Quick overview: Swimming holes / sandy beach / multiple falls / rock-scaling


Rutledge Falls - Tullahoma, TN

OK, I have mixed feelings about Rutledge. First of all, it’s different than the others because it’s privately owned but open to the public. It’s directly off the road in Tullahoma, so there isn’t really much of a hike to it except a short, steep but doable path down to the falls. The first time we went (when these photos were taken), it was late September, so the water was freezing, but as you can see, we got wet anyway and had a blast with friends visiting from out-of-town. We played for hours in the swimming hole and downstream. But the last time we went on a Sunday afternoon in June, it was so crowded and unfortunately, there were so many people smoking that it’s all you could smell. Maybe it’s more risky because it’s privately owned and not a state park which is more closely regulated, but there was also a lot of trash left around the water and on the rocks. It made me sad. I hope these falls can be preserved and kept up so they’re still a great destination.

Quick overview: Short hike off the road / swimming hole/ can be crowded


Fall Creek Falls - Spencer, TN

Gonna be honest - I don't remember this hike super well. We camped at the Fall Creek Falls campground, which I do remember was beautiful with really clean bath houses. Then we hiked the trails and saw the main falls from up above and went down to Cane Creek Falls where you can wade in the water and play. This is definitely one of the most popular Middle TN waterfalls, and the area is pretty crowded, but still a popular one for good reason.

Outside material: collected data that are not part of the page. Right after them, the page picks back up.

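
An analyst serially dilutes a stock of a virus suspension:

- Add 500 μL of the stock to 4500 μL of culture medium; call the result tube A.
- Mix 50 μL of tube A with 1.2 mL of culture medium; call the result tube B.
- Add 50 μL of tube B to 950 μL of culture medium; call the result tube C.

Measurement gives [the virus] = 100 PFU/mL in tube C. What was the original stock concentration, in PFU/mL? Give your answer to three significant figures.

5.00 × 10^5 PFU/mL

Step 1: 500 μL + 4500 μL = 5000 μL total → factor 5000/500 = 10
Step 2: 50 μL + 1.2 mL = 1250 μL total → factor 1250/50 = 25
Step 3: 50 μL + 950 μL = 1000 μL total → factor 1000/50 = 20
Overall dilution factor = 10 × 25 × 20 = 5000
Stock = 100 PFU/mL × 5000 = 5.00 × 10^5 PFU/mL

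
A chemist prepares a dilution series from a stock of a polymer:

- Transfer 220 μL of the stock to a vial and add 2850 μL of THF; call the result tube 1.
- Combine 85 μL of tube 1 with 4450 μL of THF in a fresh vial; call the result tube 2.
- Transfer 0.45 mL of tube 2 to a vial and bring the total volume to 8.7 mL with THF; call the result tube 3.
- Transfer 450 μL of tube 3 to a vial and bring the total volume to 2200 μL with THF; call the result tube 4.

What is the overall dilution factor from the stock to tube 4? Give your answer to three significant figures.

Step 1: 220 μL + 2850 μL = 3070 μL total → factor 3070/220 = 13.955
Step 2: 85 μL + 4450 μL = 4535 μL total → factor 4535/85 = 53.353
Step 3: 0.45 mL brought to 8.7 mL → factor 8.7/0.45 = 19.333
Step 4: 450 μL brought to 2200 μL → factor 2200/450 = 4.8889
Overall dilution factor = 13.955 × 53.353 × 19.333 × 4.8889 = 70371

7.04 × 10^4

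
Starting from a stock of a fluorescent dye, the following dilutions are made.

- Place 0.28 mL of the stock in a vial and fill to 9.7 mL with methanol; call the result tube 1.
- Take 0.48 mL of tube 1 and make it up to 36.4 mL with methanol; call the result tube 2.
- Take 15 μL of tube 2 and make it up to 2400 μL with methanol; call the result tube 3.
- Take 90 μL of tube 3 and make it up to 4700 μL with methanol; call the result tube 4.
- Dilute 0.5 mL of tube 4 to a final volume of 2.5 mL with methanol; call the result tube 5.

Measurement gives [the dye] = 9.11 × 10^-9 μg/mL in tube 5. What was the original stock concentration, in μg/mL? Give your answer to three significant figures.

1.00 μg/mL

Step 1: 0.28 mL brought to 9.7 mL → factor 9.7/0.28 = 34.643
Step 2: 0.48 mL brought to 36.4 mL → factor 36.4/0.48 = 75.833
Step 3: 15 μL brought to 2400 μL → factor 2400/15 = 160
Step 4: 90 μL brought to 4700 μL → factor 4700/90 = 52.222
Step 5: 0.5 mL brought to 2.5 mL → factor 2.5/0.5 = 5
Overall dilution factor = 34.643 × 75.833 × 160 × 52.222 × 5 = 1.0975 × 10^8
Stock = 9.11 × 10^-9 μg/mL × 1.0975 × 10^8 = 1.00 μg/mL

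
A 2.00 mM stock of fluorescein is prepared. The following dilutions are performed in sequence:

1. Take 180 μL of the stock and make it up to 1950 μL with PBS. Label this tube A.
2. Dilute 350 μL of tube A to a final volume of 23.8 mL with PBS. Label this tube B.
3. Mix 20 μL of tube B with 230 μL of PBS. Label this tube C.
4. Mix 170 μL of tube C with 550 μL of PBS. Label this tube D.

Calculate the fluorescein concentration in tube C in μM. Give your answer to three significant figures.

0.217 μM

Step 1: 180 μL brought to 1950 μL → factor 1950/180 = 10.833
Step 2: 350 μL brought to 23.8 mL → factor 23800/350 = 68
Step 3: 20 μL + 230 μL = 250 μL total → factor 250/20 = 12.5
Dilution factor through tube C = 10.833 × 68 × 12.5 = 9208.3
[tube C] = 2.00 mM / 9208.3 = 0.0002172 mM = 0.217 μM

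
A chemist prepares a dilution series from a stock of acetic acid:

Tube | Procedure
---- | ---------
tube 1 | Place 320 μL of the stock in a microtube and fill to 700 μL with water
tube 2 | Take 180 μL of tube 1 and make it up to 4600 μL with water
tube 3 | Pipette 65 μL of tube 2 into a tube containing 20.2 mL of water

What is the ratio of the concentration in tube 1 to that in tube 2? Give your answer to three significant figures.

25.6

Step 1: 320 μL brought to 700 μL → factor 700/320 = 2.1875
Step 2: 180 μL brought to 4600 μL → factor 4600/180 = 25.556
Dilution factor to tube 1 = 2.1875; to tube 2 = 55.903
[tube 1]/[tube 2] = (factor to tube 2)/(factor to tube 1) = 55.903/2.1875 = 25.6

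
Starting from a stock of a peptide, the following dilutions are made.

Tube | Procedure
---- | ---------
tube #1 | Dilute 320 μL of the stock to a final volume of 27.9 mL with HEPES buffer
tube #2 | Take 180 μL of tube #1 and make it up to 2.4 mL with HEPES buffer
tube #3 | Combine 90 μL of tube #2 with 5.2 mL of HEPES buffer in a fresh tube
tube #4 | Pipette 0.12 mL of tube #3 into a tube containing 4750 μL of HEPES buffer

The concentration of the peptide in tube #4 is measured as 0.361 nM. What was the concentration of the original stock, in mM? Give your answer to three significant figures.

Step 1: 320 μL brought to 27.9 mL → factor 27900/320 = 87.188
Step 2: 180 μL brought to 2.4 mL → factor 2400/180 = 13.333
Step 3: 90 μL + 5.2 mL = 5290 μL total → factor 5290/90 = 58.778
Step 4: 0.12 mL + 4750 μL = 4.87 mL total → factor 4.87/0.12 = 40.583
Overall dilution factor = 87.188 × 13.333 × 58.778 × 40.583 = 2.773 × 10^6
Stock = 0.361 nM × 2.773 × 10^6 = 1.001 × 10^6 nM = 1.00 mM

1.00 mM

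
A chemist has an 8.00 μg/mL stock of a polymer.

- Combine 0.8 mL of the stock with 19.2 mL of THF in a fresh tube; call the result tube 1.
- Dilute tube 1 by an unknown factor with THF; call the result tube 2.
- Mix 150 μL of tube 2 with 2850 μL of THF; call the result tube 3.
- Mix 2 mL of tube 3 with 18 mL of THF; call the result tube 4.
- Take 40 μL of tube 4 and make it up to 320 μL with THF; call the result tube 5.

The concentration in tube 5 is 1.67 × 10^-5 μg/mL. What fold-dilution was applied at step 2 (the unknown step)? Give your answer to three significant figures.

12.0-fold

Step 1: 0.8 mL + 19.2 mL = 20 mL total → factor 20/0.8 = 25
Step 2: unknown factor x
Step 3: 150 μL + 2850 μL = 3000 μL total → factor 3000/150 = 20
Step 4: 2 mL + 18 mL = 20 mL total → factor 20/2 = 10
Step 5: 40 μL brought to 320 μL → factor 320/40 = 8
Product of known-step factors = 40000
Overall factor = 8.00 μg/mL / (1.67 × 10^-5 μg/mL) = 4.7904 × 10^5
x = 4.7904 × 10^5 / 40000 = 12.0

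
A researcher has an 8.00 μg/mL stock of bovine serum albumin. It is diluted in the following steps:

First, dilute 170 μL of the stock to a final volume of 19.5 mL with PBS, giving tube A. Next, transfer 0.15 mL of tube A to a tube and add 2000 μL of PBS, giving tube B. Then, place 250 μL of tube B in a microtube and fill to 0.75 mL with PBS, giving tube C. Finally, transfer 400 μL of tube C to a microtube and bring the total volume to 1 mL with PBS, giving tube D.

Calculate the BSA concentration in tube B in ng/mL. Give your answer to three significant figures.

Step 1: 170 μL brought to 19.5 mL → factor 19500/170 = 114.71
Step 2: 0.15 mL + 2000 μL = 2.15 mL total → factor 2.15/0.15 = 14.333
Dilution factor through tube B = 114.71 × 14.333 = 1644.1
[tube B] = 8.00 μg/mL / 1644.1 = 0.004866 μg/mL = 4.87 ng/mL

4.87 ng/mL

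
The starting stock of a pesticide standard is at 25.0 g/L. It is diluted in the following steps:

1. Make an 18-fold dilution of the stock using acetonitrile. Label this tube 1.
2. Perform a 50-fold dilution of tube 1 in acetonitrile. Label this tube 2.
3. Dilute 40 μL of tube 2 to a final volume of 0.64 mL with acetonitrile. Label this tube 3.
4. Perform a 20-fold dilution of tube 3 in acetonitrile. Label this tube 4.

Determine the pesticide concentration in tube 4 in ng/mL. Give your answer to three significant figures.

86.8 ng/mL

Step 1: 18-fold → factor 18
Step 2: 50-fold → factor 50
Step 3: 40 μL brought to 0.64 mL → factor 640/40 = 16
Step 4: 20-fold → factor 20
Overall dilution factor = 18 × 50 × 16 × 20 = 2.88 × 10^5
Final = 25.0 g/L / 2.88 × 10^5 = 8.681 × 10^-5 g/L = 86.8 ng/mL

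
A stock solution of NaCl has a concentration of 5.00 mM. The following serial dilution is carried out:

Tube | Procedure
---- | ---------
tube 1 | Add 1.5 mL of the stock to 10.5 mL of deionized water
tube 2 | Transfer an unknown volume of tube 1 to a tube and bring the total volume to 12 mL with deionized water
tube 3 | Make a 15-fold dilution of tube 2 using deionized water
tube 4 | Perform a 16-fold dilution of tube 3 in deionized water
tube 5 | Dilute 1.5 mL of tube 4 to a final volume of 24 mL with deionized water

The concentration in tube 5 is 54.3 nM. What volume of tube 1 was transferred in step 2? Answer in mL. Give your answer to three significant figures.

4.00 mL

Step 1: 1.5 mL + 10.5 mL = 12 mL total → factor 12/1.5 = 8
Step 2: v brought to 12 mL → factor = 12 mL/v
Step 3: 15-fold → factor 15
Step 4: 16-fold → factor 16
Step 5: 1.5 mL brought to 24 mL → factor 24/1.5 = 16
Product of known-step factors = 30720
Overall factor = 5.00 mM / (54.3 nM) = 92081
Step-2 factor = 92081 / 30720 = 2.9974
v = 12 mL / 2.9974 = 4.00 mL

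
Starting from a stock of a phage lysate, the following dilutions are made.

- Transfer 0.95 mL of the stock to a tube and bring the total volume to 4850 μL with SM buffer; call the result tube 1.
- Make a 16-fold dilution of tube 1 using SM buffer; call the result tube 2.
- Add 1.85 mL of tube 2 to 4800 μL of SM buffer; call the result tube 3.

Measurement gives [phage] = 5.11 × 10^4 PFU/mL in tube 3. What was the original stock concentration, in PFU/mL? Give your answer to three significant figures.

1.50 × 10^7 PFU/mL

Step 1: 0.95 mL brought to 4850 μL → factor 4.85/0.95 = 5.1053
Step 2: 16-fold → factor 16
Step 3: 1.85 mL + 4800 μL = 6.65 mL total → factor 6.65/1.85 = 3.5946
Overall dilution factor = 5.1053 × 16 × 3.5946 = 293.62
Stock = 5.11 × 10^4 PFU/mL × 293.62 = 1.50 × 10^7 PFU/mL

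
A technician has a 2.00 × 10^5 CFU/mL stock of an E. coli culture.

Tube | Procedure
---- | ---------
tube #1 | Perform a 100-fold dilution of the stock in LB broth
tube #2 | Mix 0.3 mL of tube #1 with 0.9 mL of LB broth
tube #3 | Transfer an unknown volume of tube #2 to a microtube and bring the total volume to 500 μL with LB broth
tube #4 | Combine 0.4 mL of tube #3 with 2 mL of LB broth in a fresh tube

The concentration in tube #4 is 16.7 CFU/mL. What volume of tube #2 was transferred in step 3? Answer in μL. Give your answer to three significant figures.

Step 1: 100-fold → factor 100
Step 2: 0.3 mL + 0.9 mL = 1.2 mL total → factor 1.2/0.3 = 4
Step 3: v brought to 500 μL → factor = 500 μL/v
Step 4: 0.4 mL + 2 mL = 2.4 mL total → factor 2.4/0.4 = 6
Product of known-step factors = 2400
Overall factor = 2.00 × 10^5 CFU/mL / (16.7 CFU/mL) = 11976
Step-3 factor = 11976 / 2400 = 4.99
v = 500 μL / 4.99 = 100 μL

100 μL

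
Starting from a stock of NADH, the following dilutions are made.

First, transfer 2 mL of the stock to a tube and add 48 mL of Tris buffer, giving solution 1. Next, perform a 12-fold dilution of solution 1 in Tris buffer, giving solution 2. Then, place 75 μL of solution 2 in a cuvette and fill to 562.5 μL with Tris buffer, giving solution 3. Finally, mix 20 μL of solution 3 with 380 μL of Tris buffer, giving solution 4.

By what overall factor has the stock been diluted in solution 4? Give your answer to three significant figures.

Step 1: 2 mL + 48 mL = 50 mL total → factor 50/2 = 25
Step 2: 12-fold → factor 12
Step 3: 75 μL brought to 562.5 μL → factor 562.5/75 = 7.5
Step 4: 20 μL + 380 μL = 400 μL total → factor 400/20 = 20
Overall dilution factor = 25 × 12 × 7.5 × 20 = 45000

4.50 × 10^4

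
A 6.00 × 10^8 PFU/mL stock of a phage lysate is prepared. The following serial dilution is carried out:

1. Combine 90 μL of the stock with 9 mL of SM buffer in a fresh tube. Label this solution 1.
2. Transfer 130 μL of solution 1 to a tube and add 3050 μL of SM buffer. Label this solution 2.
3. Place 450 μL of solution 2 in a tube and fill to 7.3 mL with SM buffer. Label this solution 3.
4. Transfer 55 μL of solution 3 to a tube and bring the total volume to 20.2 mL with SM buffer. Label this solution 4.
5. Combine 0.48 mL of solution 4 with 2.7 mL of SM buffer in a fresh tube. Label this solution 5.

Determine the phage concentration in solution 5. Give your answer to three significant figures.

Step 1: 90 μL + 9 mL = 9090 μL total → factor 9090/90 = 101
Step 2: 130 μL + 3050 μL = 3180 μL total → factor 3180/130 = 24.462
Step 3: 450 μL brought to 7.3 mL → factor 7300/450 = 16.222
Step 4: 55 μL brought to 20.2 mL → factor 20200/55 = 367.27
Step 5: 0.48 mL + 2.7 mL = 3.18 mL total → factor 3.18/0.48 = 6.625
Overall dilution factor = 101 × 24.462 × 16.222 × 367.27 × 6.625 = 9.7519 × 10^7
Final = 6.00 × 10^8 PFU/mL / 9.7519 × 10^7 = 6.15 PFU/mL

6.15 PFU/mL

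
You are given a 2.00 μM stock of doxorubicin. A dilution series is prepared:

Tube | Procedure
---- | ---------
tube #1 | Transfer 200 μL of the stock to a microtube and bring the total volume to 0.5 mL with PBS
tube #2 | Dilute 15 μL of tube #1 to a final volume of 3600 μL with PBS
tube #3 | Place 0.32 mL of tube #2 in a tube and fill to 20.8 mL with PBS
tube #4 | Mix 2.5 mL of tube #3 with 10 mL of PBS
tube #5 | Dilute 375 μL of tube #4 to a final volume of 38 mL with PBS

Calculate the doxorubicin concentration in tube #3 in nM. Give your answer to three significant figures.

Step 1: 200 μL brought to 0.5 mL → factor 500/200 = 2.5
Step 2: 15 μL brought to 3600 μL → factor 3600/15 = 240
Step 3: 0.32 mL brought to 20.8 mL → factor 20.8/0.32 = 65
Dilution factor through tube #3 = 2.5 × 240 × 65 = 39000
[tube #3] = 2.00 μM / 39000 = 5.128 × 10^-5 μM = 0.0513 nM

0.0513 nM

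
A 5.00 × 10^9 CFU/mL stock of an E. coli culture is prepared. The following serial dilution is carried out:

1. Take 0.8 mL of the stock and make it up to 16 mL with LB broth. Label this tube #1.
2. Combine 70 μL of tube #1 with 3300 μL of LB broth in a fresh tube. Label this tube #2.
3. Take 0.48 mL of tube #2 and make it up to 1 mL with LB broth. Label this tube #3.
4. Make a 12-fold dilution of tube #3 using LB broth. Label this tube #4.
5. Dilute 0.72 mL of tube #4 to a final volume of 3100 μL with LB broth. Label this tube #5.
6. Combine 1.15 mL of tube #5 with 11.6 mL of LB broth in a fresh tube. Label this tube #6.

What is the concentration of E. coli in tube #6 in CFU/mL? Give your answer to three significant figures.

Step 1: 0.8 mL brought to 16 mL → factor 16/0.8 = 20
Step 2: 70 μL + 3300 μL = 3370 μL total → factor 3370/70 = 48.143
Step 3: 0.48 mL brought to 1 mL → factor 1/0.48 = 2.0833
Step 4: 12-fold → factor 12
Step 5: 0.72 mL brought to 3100 μL → factor 3.1/0.72 = 4.3056
Step 6: 1.15 mL + 11.6 mL = 12.75 mL total → factor 12.75/1.15 = 11.087
Dilution factor through tube #6 = 20 × 48.143 × 2.0833 × 12 × 4.3056 × 11.087 = 1.1491 × 10^6
[tube #6] = 5.00 × 10^9 CFU/mL / 1.1491 × 10^6 = 4.35 × 10^3 CFU/mL

4.35 × 10^3 CFU/mL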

Quick overview: Swimming hole / nice campground / crowded


Stillhouse Hollow Falls - Mt. Pleasant, TN

There's not a ton of water flowing from Stillhouse Hollow Falls, but it's still a gorgeous hike to get to it, and a pretty magical place. You can semi-swim and wade in the water, and it feels very secret down there at the falls. You hike through some streams, so be sure to wear water shoes, and I remember it being a heckuva hike back up to the parking lot with a toddler on my back, but it was doable! We'll have to revisit this one soon since we live so close to Mt. Pleasant now.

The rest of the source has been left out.